Actress surprised when chosen for starring role in production

Charmain Z. Brackett/Correspondent
Alisa Hamrick and Tony Baughman rehearse a scene from Earth and Sky.

It didn't take long before Drew Davis was sold on directing Earth and Sky for the Aiken Community Playhouse.


"I read the first scene," Mr. Davis said of the drama, which opens Friday at the Washington Center for the Performing Arts.

Within the first two pages of the script, one of the lead characters, David Ames, dies. His lover, Sara McKeon, is left with more questions than answers. Unable to get satisfaction from the police, she takes it on herself to delve into David's past.

The would-be poet and part-time librarian discovers a side of David she never knew existed.

Time moves in two directions in the telling of her story.

"All of the love scenes are backwards in time, and the detective story moves forward," said Mr. Davis.

Playing the leads are two actors unknown to Aiken Community Playhouse audiences.

Alisa Hamrick plays Sara, and Eric Greenlee plays David.

Ms. Hamrick had a small role in The Best Christmas Pageant Ever and worked on costumes for the playhouse's most recent production, Grease. Mr. Greenlee just moved to the area a few months ago.

Ms. Hamrick said she was surprised when she was cast as Sara but is relishing every minute of it.

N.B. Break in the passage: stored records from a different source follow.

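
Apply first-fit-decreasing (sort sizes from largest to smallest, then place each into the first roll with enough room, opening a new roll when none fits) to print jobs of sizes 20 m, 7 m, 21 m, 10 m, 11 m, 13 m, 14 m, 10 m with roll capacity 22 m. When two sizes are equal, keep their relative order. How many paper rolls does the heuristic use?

Sorted descending: 21, 20, 14, 13, 11, 10, 10, 7.
  21 → roll 1 (new)  [load 21/22]
  20 → roll 2 (new)  [load 20/22]
  14 → roll 3 (new)  [load 14/22]
  13 → roll 4 (new)  [load 13/22]
  11 → roll 5 (new)  [load 11/22]
  10 → roll 5  [load 21/22]
  10 → roll 6 (new)  [load 10/22]
  7 → roll 3  [load 21/22]
6 paper rolls opened.

6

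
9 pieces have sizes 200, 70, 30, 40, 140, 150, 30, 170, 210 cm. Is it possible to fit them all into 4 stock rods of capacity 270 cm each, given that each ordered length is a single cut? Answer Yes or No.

Total = 1040 cm; ⌈1040/270⌉ = 4.
5 pieces each exceed half the capacity and cannot share a stock rod, forcing at least 5 stock rods.
At least 5 stock rods are required, but only 4 are allowed.

No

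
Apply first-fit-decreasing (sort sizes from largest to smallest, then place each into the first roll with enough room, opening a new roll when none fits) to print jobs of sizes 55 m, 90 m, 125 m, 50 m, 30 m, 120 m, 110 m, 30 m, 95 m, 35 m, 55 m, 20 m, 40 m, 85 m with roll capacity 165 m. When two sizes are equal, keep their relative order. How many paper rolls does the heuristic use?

6

Sorted descending: 125, 120, 110, 95, 90, 85, 55, 55, 50, 40, 35, 30, 30, 20.
  125 → roll 1 (new)  [load 125/165]
  120 → roll 2 (new)  [load 120/165]
  110 → roll 3 (new)  [load 110/165]
  95 → roll 4 (new)  [load 95/165]
  90 → roll 5 (new)  [load 90/165]
  85 → roll 6 (new)  [load 85/165]
  55 → roll 3  [load 165/165]
  55 → roll 4  [load 150/165]
  50 → roll 5  [load 140/165]
  40 → roll 1  [load 165/165]
  35 → roll 2  [load 155/165]
  30 → roll 6  [load 115/165]
  30 → roll 6  [load 145/165]
  20 → roll 5  [load 160/165]
6 paper rolls opened.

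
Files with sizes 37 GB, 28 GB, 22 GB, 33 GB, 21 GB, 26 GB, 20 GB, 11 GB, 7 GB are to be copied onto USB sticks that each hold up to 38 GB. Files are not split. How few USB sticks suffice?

Total = 37 + 33 + 28 + 26 + 22 + 21 + 20 + 11 + 7 = 205 GB.
Lower bound: ⌈205/38⌉ = 6 USB sticks.
Also, 7 files each exceed 19 GB, and no two of those can share a USB stick, so at least 7 USB sticks are needed.
A packing using 7 USB sticks:
  USB stick 1: 37 = 37
  USB stick 2: 33 = 33
  USB stick 3: 28 + 7 = 35
  USB stick 4: 26 + 11 = 37
  USB stick 5: 22 = 22
  USB stick 6: 21 = 21
  USB stick 7: 20 = 20
This matches the lower bound, so 7 is optimal.

7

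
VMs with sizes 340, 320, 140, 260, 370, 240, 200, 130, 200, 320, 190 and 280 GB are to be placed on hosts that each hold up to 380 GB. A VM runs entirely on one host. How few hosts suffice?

10

Total = 370 + 340 + 320 + 320 + 280 + 260 + 240 + 200 + 200 + 190 + 140 + 130 = 2990 GB.
Lower bound: ⌈2990/380⌉ = 8 hosts.
Also, 9 VMs each exceed 190 GB, and no two of those can share a host, so at least 9 hosts are needed.
A packing using 10 hosts:
  host 1: 370 = 370
  host 2: 340 = 340
  host 3: 320 = 320
  host 4: 320 = 320
  host 5: 280 = 280
  host 6: 260 = 260
  host 7: 240 + 140 = 380
  host 8: 200 + 130 = 330
  host 9: 200 = 200
  host 10: 190 = 190
No arrangement into 9 hosts stays within capacity, so 10 is optimal.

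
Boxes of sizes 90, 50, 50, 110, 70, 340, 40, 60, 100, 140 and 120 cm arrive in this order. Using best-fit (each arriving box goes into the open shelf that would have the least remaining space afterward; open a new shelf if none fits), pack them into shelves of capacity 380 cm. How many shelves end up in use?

4

  90 → shelf 1 (new)  [load 90/380]
  50 → shelf 1  [load 140/380]
  50 → shelf 1  [load 190/380]
  110 → shelf 1  [load 300/380]
  70 → shelf 1  [load 370/380]
  340 → shelf 2 (new)  [load 340/380]
  40 → shelf 2  [load 380/380]
  60 → shelf 3 (new)  [load 60/380]
  100 → shelf 3  [load 160/380]
  140 → shelf 3  [load 300/380]
  120 → shelf 4 (new)  [load 120/380]
4 shelves opened.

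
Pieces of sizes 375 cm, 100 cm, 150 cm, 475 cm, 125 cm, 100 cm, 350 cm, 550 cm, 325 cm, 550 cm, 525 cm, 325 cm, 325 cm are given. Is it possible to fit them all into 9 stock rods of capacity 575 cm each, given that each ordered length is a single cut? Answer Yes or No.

A valid assignment using 9 stock rods:
  stock rod 1: 550 = 550
  stock rod 2: 550 = 550
  stock rod 3: 525 = 525
  stock rod 4: 475 + 100 = 575
  stock rod 5: 375 + 150 = 525
  stock rod 6: 350 + 125 + 100 = 575
  stock rod 7: 325 = 325
  stock rod 8: 325 = 325
  stock rod 9: 325 = 325
Every load is within 575 cm, so 9 stock rods suffice.

Yes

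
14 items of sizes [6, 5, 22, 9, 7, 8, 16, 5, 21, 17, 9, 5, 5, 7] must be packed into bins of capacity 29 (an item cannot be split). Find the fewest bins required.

5

Total = 22 + 21 + 17 + 16 + 9 + 9 + 8 + 7 + 7 + 6 + 5 + 5 + 5 + 5 = 142.
Lower bound: ⌈142/29⌉ = 5 bins.
A packing using 5 bins:
  bin 1: 22 + 7 = 29
  bin 2: 21 + 8 = 29
  bin 3: 17 + 9 = 26
  bin 4: 16 + 7 + 6 = 29
  bin 5: 9 + 5 + 5 + 5 + 5 = 29
This matches the lower bound, so 5 is optimal.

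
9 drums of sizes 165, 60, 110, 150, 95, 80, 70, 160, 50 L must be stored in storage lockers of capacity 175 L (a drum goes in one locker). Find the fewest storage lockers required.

Total = 165 + 160 + 150 + 110 + 95 + 80 + 70 + 60 + 50 = 940 L.
Lower bound: ⌈940/175⌉ = 6 storage lockers.
A packing using 6 storage lockers:
  locker 1: 165 = 165
  locker 2: 160 = 160
  locker 3: 150 = 150
  locker 4: 110 + 60 = 170
  locker 5: 95 + 80 = 175
  locker 6: 70 + 50 = 120
This matches the lower bound, so 6 is optimal.

6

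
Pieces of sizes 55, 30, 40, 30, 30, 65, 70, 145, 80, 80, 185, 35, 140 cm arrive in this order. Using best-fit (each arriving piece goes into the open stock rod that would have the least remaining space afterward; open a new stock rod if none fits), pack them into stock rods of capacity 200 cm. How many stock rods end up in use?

  55 → stock rod 1 (new)  [load 55/200]
  30 → stock rod 1  [load 85/200]
  40 → stock rod 1  [load 125/200]
  30 → stock rod 1  [load 155/200]
  30 → stock rod 1  [load 185/200]
  65 → stock rod 2 (new)  [load 65/200]
  70 → stock rod 2  [load 135/200]
  145 → stock rod 3 (new)  [load 145/200]
  80 → stock rod 4 (new)  [load 80/200]
  80 → stock rod 4  [load 160/200]
  185 → stock rod 5 (new)  [load 185/200]
  35 → stock rod 4  [load 195/200]
  140 → stock rod 6 (new)  [load 140/200]
6 stock rods opened.

6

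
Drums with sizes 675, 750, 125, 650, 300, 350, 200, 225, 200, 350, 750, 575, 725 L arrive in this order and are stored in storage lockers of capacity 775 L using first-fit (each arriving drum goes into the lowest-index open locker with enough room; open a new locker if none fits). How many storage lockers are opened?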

"I love this character. I love the transition she makes. She becomes very strong," she said.

The action of the play is like that in many crime dramas on television, said Mr. Davis.

"There are many twists and turns. You get to solve the case by picking up the same clues she does. There are a lot of choppy scenes," he said.

Threaded throughout the play are verses by Welsh poet Dylan Thomas. "They are part of her psyche," said Mr. Davis.

Sara's devotion to David is summed up in the lines of Thomas' poem This Side of the Truth:

"And all of your deeds and words,

Each truth, each lie,

Die in unjudging love."

Earth and Sky will be staged at 8 p.m. Friday and Saturday and Oct. 26 and 27, and at 3 p.m. Sunday, Oct. 28. Tickets are $17 for adults, $15 for ages 60 and older, $12 for students and $6 for children younger than 12.